Other common problem areas can be an inconsistency in customer relations, with a focus on key accounts with less effort made for smaller accounts causing patchy service provision, or sales and service teams that operate in silos hampering productivity and leading to ineffective customer relationship management.

Customer insight can also highlight cultural changes that need to be addressed, such as a focus on perceived departmental performance rather than actual customer satisfaction, or KPI and targeting that does not prioritise the customer. Directly inviting customers to share their thoughts with you can also overcome an inability to get a clear view of their needs and experience due to defensiveness of individuals or teams and fear of receiving blame.

Once you’ve received your insight, it’s time to take action. Host a formal debrief with key members of your senior team that will become your customer experience custodians. Prepare them to listen to the results of your research – it’s OK for people to feel a bit uncomfortable, it will help them to engage with the content. Be sure to leave departmental pride at the door though, it’s time to get customer-focused. Use audio or visual clips of customers talking about your business to really deliver impact. Focusing on the valuable insight that your customers have provided will help your business to tangibly improve.

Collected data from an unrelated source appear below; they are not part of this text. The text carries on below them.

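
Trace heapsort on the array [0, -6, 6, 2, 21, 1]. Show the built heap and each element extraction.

Build heap: [21, 2, 6, 0, -6, 1]
Extract 21: [6, 2, 1, 0, -6, 21]
Extract 6: [2, 0, 1, -6, 6, 21]
Extract 2: [1, 0, -6, 2, 6, 21]
Extract 1: [0, -6, 1, 2, 6, 21]
Extract 0: [-6, 0, 1, 2, 6, 21]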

Share key learnings with the rest of the business, making sure you get the right balance between motivational, positive feedback and action-oriented, negative comments. Identify champions from across the business to become your customer improvement hit squad. Help them to create a detailed action plan that can be referenced by everyone and give your champions the remit to initiate, track and implement initiatives.

Embedding a customer-focused culture

Your action plan is key to making tangible improvements that are rooted in customer needs, wants and frustrations. Try not to let this activity get lost in the day-to-day – momentum and reflection are crucial to remain focused on customer experience.

Let customers know you’re committed to improvement – and manage their expectations. Let them know what you’re going to do straightaway and what’s going to take longer to fix. Communication is crucial with internal teams too, keeping them informed of sentiment, actions and upcoming improvements. Educate teams as to how quickly they should expect feedback to improve – it’s easy to feel despondent if satisfaction scores don’t improve quickly. Remember, customers need to experience a change several times to feel confident enough to raise their score.

A customer-focused culture means continually gauging sentiment, meaning marketers need to plan ahead – when are you next going to survey your customers? There are lots of ways to plug the gaps between ‘main’ surveys, from health checks with a smaller sample or feedback loops at particular points of your customer journey.

Fundamentally changing ways of working (and people’s mindsets) isn’t easy – it might be challenging, but it’s always going to be well worth the effort. Be mindful that business targets can get in the way when embracing a customer-centric approach, but customer satisfaction is key to commercial success. Customer evidence is a powerful driver for change – so use it to make a difference to your business. Make sure your senior team are firmly behind the programme. Leading from the front is essential as it will provide confidence for the people within your organisation.

Understanding your customers better enables you to create compelling marketing and PR messages, while reducing the risk of you being tripped up by a poor reputation. If you develop your external messages in line with customer insight, your marketing will always be more effective.